Tackle the wave of crime amid the pandemic
Former DGP, Tripura
An ambulance driver demanded Rs 50,000 for carrying a Covid patient from Noida to Medanta Hospital in Gurugram which should normally cost about Rs 2,000-3,000. A relative of a patient bought a Remdesivir injection in Delhi for Rs 70,000 as against its normal cost of about Rs 4,000 or even less. In many cases, spurious injections and drugs are being sold at exorbitant prices.
A hospital bed in Bengaluru was being sold for Rs 1.20 lakh, an amount in which you can buy an excellent hospital bed from the market. An oxygen concentrator costing less than
Rs 50,000 is being sold for about
Rs 1.50 lakh. Oxygen cylinders are being sold at many times their price and in some cylinders sold, there is no oxygen. The same is the case with the cost of refilling oxygen cylinders. In some cases, fire extinguishers were sold as oxygen cylinders.
Only a few such cases have come to notice. There are thousands which have escaped notice.
Every essential thing connected to Covid has become prone to black marketeering. Middlemen, hoarders and profiteers are making hay amid the pandemic.
Add to this the ghastly crime of selling of old dirty gloves by just washing them with water or the making of RT-PCR kits with dirty hands, looting cash and jewellery from dead bodies in hospitals or the fleecing of people at cremation grounds. Topping it all is the taking off kafans, sheets and shawls from the dead bodies and selling them as new after washing.
Then there are some social media criminals offering all kinds of help, including plasma donation, but committing cybercrime by demanding money digitally at the last moment and then siphoning off the money from the bank accounts of victims after getting the credit card details.

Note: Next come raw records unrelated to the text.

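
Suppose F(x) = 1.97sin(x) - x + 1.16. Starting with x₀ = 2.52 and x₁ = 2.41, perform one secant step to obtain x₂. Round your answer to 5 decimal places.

2.43606

F(2.52) = -0.2128086, F(2.41) = 0.0660695
x₂ = 2.4100000 − 0.0660695·(2.4100000 − 2.5200000) / (0.0660695 − (-0.2128086)) = 2.4100000 − (-0.0072676)/(0.2788781) = 2.4360603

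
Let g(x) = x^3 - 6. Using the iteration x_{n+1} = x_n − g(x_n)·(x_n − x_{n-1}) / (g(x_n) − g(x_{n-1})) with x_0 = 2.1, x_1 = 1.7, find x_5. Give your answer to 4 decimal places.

1.8171

g(2.1) = 3.261000, g(1.7) = -1.087000
x_2 = 1.700000 − (-1.087000)·(1.700000 − 2.100000) / (-1.087000 − 3.261000) = 1.700000 − (0.434800)/(-4.348000) = 1.800000
g(1.800000) = -0.168000
x_3 = 1.800000 − (-0.168000)·(1.800000 − 1.700000) / (-0.168000 − (-1.087000)) = 1.800000 − (-0.016800)/(0.919000) = 1.818281
g(1.818281) = 0.011500
x_4 = 1.818281 − 0.011500·(1.818281 − 1.800000) / (0.011500 − (-0.168000)) = 1.818281 − (0.000210)/(0.179500) = 1.817110
g(1.817110) = -0.000109
x_5 = 1.817110 − (-0.000109)·(1.817110 − 1.818281) / (-0.000109 − 0.011500) = 1.817110 − (0.000000)/(-0.011608) = 1.817121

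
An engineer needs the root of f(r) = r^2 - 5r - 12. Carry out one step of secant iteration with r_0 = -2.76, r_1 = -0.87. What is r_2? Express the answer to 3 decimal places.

f(-2.76) = 9.41760, f(-0.87) = -6.89310
r_2 = -0.87000 − (-6.89310)·(-0.87000 − (-2.76000)) / (-6.89310 − 9.41760) = -0.87000 − (-13.02796)/(-16.31070) = -1.66874

-1.669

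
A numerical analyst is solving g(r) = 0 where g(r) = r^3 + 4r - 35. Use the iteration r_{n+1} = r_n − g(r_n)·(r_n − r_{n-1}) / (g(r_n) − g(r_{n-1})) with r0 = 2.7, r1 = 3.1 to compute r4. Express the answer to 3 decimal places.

2.866

g(2.7) = -4.51700, g(3.1) = 7.19100
r2 = 3.10000 − 7.19100·(3.10000 − 2.70000) / (7.19100 − (-4.51700)) = 3.10000 − (2.87640)/(11.70800) = 2.85432
g(2.85432) = -0.32812
r3 = 2.85432 − (-0.32812)·(2.85432 − 3.10000) / (-0.32812 − 7.19100) = 2.85432 − (0.08061)/(-7.51912) = 2.86504
g(2.86504) = -0.02222
r4 = 2.86504 − (-0.02222)·(2.86504 − 2.85432) / (-0.02222 − (-0.32812)) = 2.86504 − (-0.00024)/(0.30590) = 2.86582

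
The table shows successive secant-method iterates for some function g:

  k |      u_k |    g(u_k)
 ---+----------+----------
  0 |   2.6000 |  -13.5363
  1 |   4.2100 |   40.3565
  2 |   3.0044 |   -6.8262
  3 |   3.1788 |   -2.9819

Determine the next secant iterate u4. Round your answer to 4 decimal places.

u4 = 3.1788 − (-2.9819)·(3.1788 − 3.0044) / (-2.9819 − (-6.8262))
   = 3.1788 − (-0.520043)/(3.844300) = 3.314076

3.3141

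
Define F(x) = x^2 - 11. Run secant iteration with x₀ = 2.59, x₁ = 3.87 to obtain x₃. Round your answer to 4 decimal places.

3.3118

F(2.59) = -4.291900, F(3.87) = 3.976900
x₂ = 3.870000 − 3.976900·(3.870000 − 2.590000) / (3.976900 − (-4.291900)) = 3.870000 − (5.090432)/(8.268800) = 3.254381
F(3.254381) = -0.409006
x₃ = 3.254381 − (-0.409006)·(3.254381 − 3.870000) / (-0.409006 − 3.976900) = 3.254381 − (0.251792)/(-4.385906) = 3.311790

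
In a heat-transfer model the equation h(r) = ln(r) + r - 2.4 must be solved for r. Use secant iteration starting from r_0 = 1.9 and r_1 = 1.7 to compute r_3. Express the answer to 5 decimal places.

h(1.9) = 0.1418539, h(1.7) = -0.1693717
r_2 = 1.7000000 − (-0.1693717)·(1.7000000 − 1.9000000) / (-0.1693717 − 0.1418539) = 1.7000000 − (0.0338743)/(-0.3112256) = 1.8088418
h(1.8088418) = 0.0015285
r_3 = 1.8088418 − 0.0015285·(1.8088418 − 1.7000000) / (0.0015285 − (-0.1693717)) = 1.8088418 − (0.0001664)/(0.1709003) = 1.8078683

1.80787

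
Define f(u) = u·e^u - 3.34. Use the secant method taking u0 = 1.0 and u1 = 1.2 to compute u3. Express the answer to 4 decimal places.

1.1051

f(1.0) = -0.621718, f(1.2) = 0.644140
u2 = 1.200000 − 0.644140·(1.200000 − 1.000000) / (0.644140 − (-0.621718)) = 1.200000 − (0.128828)/(1.265858) = 1.098229
f(1.098229) = -0.046577
u3 = 1.098229 − (-0.046577)·(1.098229 − 1.200000) / (-0.046577 − 0.644140) = 1.098229 − (0.004740)/(-0.690718) = 1.105091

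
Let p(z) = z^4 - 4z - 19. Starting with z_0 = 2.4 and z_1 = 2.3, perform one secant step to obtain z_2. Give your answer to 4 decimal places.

2.3045

p(2.4) = 4.577600, p(2.3) = -0.215900
z_2 = 2.300000 − (-0.215900)·(2.300000 − 2.400000) / (-0.215900 − 4.577600) = 2.300000 − (0.021590)/(-4.793500) = 2.304504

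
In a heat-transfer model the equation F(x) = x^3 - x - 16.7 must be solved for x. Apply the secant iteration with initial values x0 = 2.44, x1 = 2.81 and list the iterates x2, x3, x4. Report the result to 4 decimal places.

F(2.44) = -4.613216, F(2.81) = 2.678041
x2 = 2.810000 − 2.678041·(2.810000 − 2.440000) / (2.678041 − (-4.613216)) = 2.810000 − (0.990875)/(7.291257) = 2.674101
F(2.674101) = -0.252098
x3 = 2.674101 − (-0.252098)·(2.674101 − 2.810000) / (-0.252098 − 2.678041) = 2.674101 − (0.034260)/(-2.930139) = 2.685793
F(2.685793) = -0.011865
x4 = 2.685793 − (-0.011865)·(2.685793 − 2.674101) / (-0.011865 − (-0.252098)) = 2.685793 − (-0.000139)/(0.240233) = 2.686371

2.6741, 2.6858, 2.6864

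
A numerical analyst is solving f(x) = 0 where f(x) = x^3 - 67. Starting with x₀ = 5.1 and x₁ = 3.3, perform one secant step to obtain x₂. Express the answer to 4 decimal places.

3.8781

f(5.1) = 65.651000, f(3.3) = -31.063000
x₂ = 3.300000 − (-31.063000)·(3.300000 − 5.100000) / (-31.063000 − 65.651000) = 3.300000 − (55.913400)/(-96.714000) = 3.878131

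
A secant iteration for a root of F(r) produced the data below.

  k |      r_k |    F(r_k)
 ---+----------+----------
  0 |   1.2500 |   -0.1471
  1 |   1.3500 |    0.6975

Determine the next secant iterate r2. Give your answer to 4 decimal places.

r2 = 1.3500 − 0.6975·(1.3500 − 1.2500) / (0.6975 − (-0.1471))
   = 1.3500 − (0.069750)/(0.844600) = 1.267417

1.2674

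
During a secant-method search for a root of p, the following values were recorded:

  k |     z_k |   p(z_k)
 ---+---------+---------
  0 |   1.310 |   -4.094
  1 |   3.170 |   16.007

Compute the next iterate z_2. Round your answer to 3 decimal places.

1.689

z_2 = 3.170 − 16.007·(3.170 − 1.310) / (16.007 − (-4.094))
   = 3.170 − (29.77302)/(20.10100) = 1.68883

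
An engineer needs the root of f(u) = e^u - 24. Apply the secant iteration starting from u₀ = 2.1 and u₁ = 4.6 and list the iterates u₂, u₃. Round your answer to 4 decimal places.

2.5335, 2.8047

f(2.1) = -15.833830, f(4.6) = 75.484316
u₂ = 4.600000 − 75.484316·(4.600000 − 2.100000) / (75.484316 − (-15.833830)) = 4.600000 − (188.710789)/(91.318146) = 2.533480
f(2.533480) = -11.402734
u₃ = 2.533480 − (-11.402734)·(2.533480 − 4.600000) / (-11.402734 − 75.484316) = 2.533480 − (23.563979)/(-86.887049) = 2.804682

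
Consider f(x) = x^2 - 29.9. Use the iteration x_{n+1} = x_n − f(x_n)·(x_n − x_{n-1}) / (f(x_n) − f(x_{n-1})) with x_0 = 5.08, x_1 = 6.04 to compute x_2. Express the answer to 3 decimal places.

f(5.08) = -4.09360, f(6.04) = 6.58160
x_2 = 6.04000 − 6.58160·(6.04000 − 5.08000) / (6.58160 − (-4.09360)) = 6.04000 − (6.31834)/(10.67520) = 5.44813

5.448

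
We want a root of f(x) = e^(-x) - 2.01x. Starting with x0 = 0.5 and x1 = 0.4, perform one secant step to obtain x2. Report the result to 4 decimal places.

0.3495

f(0.5) = -0.398469, f(0.4) = -0.133680
x2 = 0.400000 − (-0.133680)·(0.400000 − 0.500000) / (-0.133680 − (-0.398469)) = 0.400000 − (0.013368)/(0.264789) = 0.349515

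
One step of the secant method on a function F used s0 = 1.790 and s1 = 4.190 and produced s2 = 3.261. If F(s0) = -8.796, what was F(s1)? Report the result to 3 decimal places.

The secant line through (1.790, -8.796) and (4.190, F(s1)) crosses zero at s2 = 3.261.
So (1.790, -8.796), (4.190, F(s1)), (3.261, 0) are collinear:
F(s1) = -8.796 · (4.190 − 3.261) / (1.790 − 3.261) = -8.796 · (0.92900)/(-1.47100) = 5.55505

5.555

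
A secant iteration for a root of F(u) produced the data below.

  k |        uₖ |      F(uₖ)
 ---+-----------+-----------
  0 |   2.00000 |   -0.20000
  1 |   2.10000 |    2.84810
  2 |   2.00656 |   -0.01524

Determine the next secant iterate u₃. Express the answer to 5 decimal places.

u₃ = 2.00656 − (-0.01524)·(2.00656 − 2.10000) / (-0.01524 − 2.84810)
   = 2.00656 − (0.0014240)/(-2.8633400) = 2.0070573

2.00706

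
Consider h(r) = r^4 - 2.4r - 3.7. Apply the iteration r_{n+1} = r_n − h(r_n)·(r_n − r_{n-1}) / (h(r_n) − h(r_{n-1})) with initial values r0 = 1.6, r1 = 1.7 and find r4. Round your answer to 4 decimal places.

h(1.6) = -0.986400, h(1.7) = 0.572100
r2 = 1.700000 − 0.572100·(1.700000 − 1.600000) / (0.572100 − (-0.986400)) = 1.700000 − (0.057210)/(1.558500) = 1.663292
h(1.663292) = -0.038162
r3 = 1.663292 − (-0.038162)·(1.663292 − 1.700000) / (-0.038162 − 0.572100) = 1.663292 − (0.001401)/(-0.610262) = 1.665587
h(1.665587) = -0.001332
r4 = 1.665587 − (-0.001332)·(1.665587 − 1.663292) / (-0.001332 − (-0.038162)) = 1.665587 − (-0.000003)/(0.036830) = 1.665670

1.6657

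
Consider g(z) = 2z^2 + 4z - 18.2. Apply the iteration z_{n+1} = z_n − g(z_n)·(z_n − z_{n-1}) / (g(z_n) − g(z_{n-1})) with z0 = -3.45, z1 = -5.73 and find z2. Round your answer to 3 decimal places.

-4.021

g(-3.45) = -8.19500, g(-5.73) = 24.54580
z2 = -5.73000 − 24.54580·(-5.73000 − (-3.45000)) / (24.54580 − (-8.19500)) = -5.73000 − (-55.96442)/(32.74080) = -4.02068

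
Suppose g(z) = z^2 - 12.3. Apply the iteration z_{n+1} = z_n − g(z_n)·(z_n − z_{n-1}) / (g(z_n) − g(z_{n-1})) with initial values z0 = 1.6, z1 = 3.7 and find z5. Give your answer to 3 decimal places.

3.507

g(1.6) = -9.74000, g(3.7) = 1.39000
z2 = 3.70000 − 1.39000·(3.70000 − 1.60000) / (1.39000 − (-9.74000)) = 3.70000 − (2.91900)/(11.13000) = 3.43774
g(3.43774) = -0.48197
z3 = 3.43774 − (-0.48197)·(3.43774 − 3.70000) / (-0.48197 − 1.39000) = 3.43774 − (0.12640)/(-1.87197) = 3.50526
g(3.50526) = -0.01315
z4 = 3.50526 − (-0.01315)·(3.50526 − 3.43774) / (-0.01315 − (-0.48197)) = 3.50526 − (-0.00089)/(0.46882) = 3.50715
g(3.50715) = 0.00013
z5 = 3.50715 − 0.00013·(3.50715 − 3.50526) / (0.00013 − (-0.01315)) = 3.50715 − (0.00000)/(0.01328) = 3.50714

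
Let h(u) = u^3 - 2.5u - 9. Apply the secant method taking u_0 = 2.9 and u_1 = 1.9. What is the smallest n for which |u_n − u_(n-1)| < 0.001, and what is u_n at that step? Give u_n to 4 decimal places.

n = 6, u_n = 2.4767

h(2.9) = 8.139000, h(1.9) = -6.891000
u_2 = 1.900000 − (-6.891000)·(-1.000000)/(-15.030000) = 2.358483;  |Δ| = 0.458483
h(2.358483) = -1.777282
u_3 = 2.358483 − (-1.777282)·(0.458483)/(5.113718) = 2.517830;  |Δ| = 0.159347
h(2.517830) = 0.667122
u_4 = 2.517830 − 0.667122·(0.159347)/(2.444404) = 2.474341;  |Δ| = 0.043489
h(2.474341) = -0.037036
u_5 = 2.474341 − (-0.037036)·(-0.043489)/(-0.704158) = 2.476628;  |Δ| = 0.002287
h(2.476628) = -0.000704
u_6 = 2.476628 − (-0.000704)·(0.002287)/(0.036332) = 2.476673;  |Δ| = 0.000044
|u_6 − u_5| = 0.000044 < 0.001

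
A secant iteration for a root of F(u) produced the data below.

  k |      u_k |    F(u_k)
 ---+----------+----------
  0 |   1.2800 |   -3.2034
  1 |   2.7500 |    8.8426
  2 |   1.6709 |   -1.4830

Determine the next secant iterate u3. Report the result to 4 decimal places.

1.8259

u3 = 1.6709 − (-1.4830)·(1.6709 − 2.7500) / (-1.4830 − 8.8426)
   = 1.6709 − (1.600305)/(-10.325600) = 1.825884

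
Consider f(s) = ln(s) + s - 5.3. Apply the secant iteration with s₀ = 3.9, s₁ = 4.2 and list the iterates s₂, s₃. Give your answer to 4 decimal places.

f(3.9) = -0.039023, f(4.2) = 0.335085
s₂ = 4.200000 − 0.335085·(4.200000 − 3.900000) / (0.335085 − (-0.039023)) = 4.200000 − (0.100525)/(0.374108) = 3.931293
f(3.931293) = 0.000262
s₃ = 3.931293 − 0.000262·(3.931293 − 4.200000) / (0.000262 − 0.335085) = 3.931293 − (-0.000070)/(-0.334823) = 3.931083

3.9313, 3.9311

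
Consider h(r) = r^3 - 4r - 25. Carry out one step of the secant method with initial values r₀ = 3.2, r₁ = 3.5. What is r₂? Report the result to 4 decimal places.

3.3695

h(3.2) = -5.032000, h(3.5) = 3.875000
r₂ = 3.500000 − 3.875000·(3.500000 − 3.200000) / (3.875000 − (-5.032000)) = 3.500000 − (1.162500)/(8.907000) = 3.369485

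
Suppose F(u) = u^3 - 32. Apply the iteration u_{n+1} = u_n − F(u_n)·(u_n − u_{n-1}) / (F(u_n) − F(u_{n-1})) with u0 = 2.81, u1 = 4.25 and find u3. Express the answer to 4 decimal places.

F(2.81) = -9.811959, F(4.25) = 44.765625
u2 = 4.250000 − 44.765625·(4.250000 − 2.810000) / (44.765625 − (-9.811959)) = 4.250000 − (64.462500)/(54.577584) = 3.068883
F(3.068883) = -3.097122
u3 = 3.068883 − (-3.097122)·(3.068883 − 4.250000) / (-3.097122 − 44.765625) = 3.068883 − (3.658063)/(-47.862747) = 3.145311

3.1453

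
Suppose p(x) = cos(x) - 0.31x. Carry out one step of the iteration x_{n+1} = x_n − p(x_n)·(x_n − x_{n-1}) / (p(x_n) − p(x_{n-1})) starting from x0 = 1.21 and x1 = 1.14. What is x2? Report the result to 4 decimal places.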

The list of crimes can go on. There are also offenders among the pillars of our democracy.
In the legislature, many politicians are flouting Covid safety protocols by holding or attending big wedding receptions and rallies where masks and social distancing go for a toss.
In the executive, quite a few in the Central Government did not plan, execute and monitor proper action in various dimensions either before or during the severe second wave, leading to agony and deaths. The failure is regarding the ramping up or upkeep of medical infrastructure, the supply of oxygen, vaccine policies and a lot more.
The state governments have also failed as they went about dismantling temporary medical infrastructure rather than scaling them up during the lean period of February/March this year. Many states allowed big religious gatherings like the Kumbh Mela or funeral processions like the one noticed at Badaun in Uttar Pradesh recently, big rallies during the Assembly elections, holding of panchayat elections, allowing the crowding of public places and markets without strictly enforcing Covid-appropriate behaviour — all of which led to a huge surge in Covid cases spreading fast even to rural areas.
Many hospitals in the states are in a bad shape on various counts and there is no accountability. Enough testing and tracing are not being done because there are an inadequate number of labs. Some ventilators sent by the Central Government to states like Rajasthan and Punjab for government hospitals have been given on rent to private hospitals and many are still lying in stores.
The worst is the concealing of the correct information about the number of cases and deaths by the states. But cremation grounds don’t lie and deaths are much more than those mentioned by the state governments.
Some of these are criminal activities and those responsible must be identified, sacked and dealt with under the law. There has to be some accountability. The Allahabad High Court has gone on to call the deaths due to the unavailability of medical help as ‘genocide’. The Election Commission is also responsible for not enforcing Covid-appropriate behaviour during the elections, leading to a surge in cases. The Madras High Court had recently asked why EC should not be charged with murder for not banning election rallies during the pandemic.
Strong action needs to be taken against all criminals from all fields as per the law. Enforcing the National Security Act (NSA) against them can also be considered. Where there is no law or inadequate law, it should be initiated and strengthened with ordinances at once.
Such crimes should be made non-bailable offences. Fast investigation and fast-track courts should be formed and exemplary punishment given. The properties of the guilty should be confiscated as per the provisions built into these laws. Rewards to whistleblowers should be included in the new laws. Some of these provisions exist in the recently amended Drugs & Cosmetics (Amendment) Act, 2008, but it is only for drugs.
Further, such criminals should be socially boycotted by extensively naming and shaming them. And, as a society, we should learn from countries like Japan that are at their best behaviour during tragedies.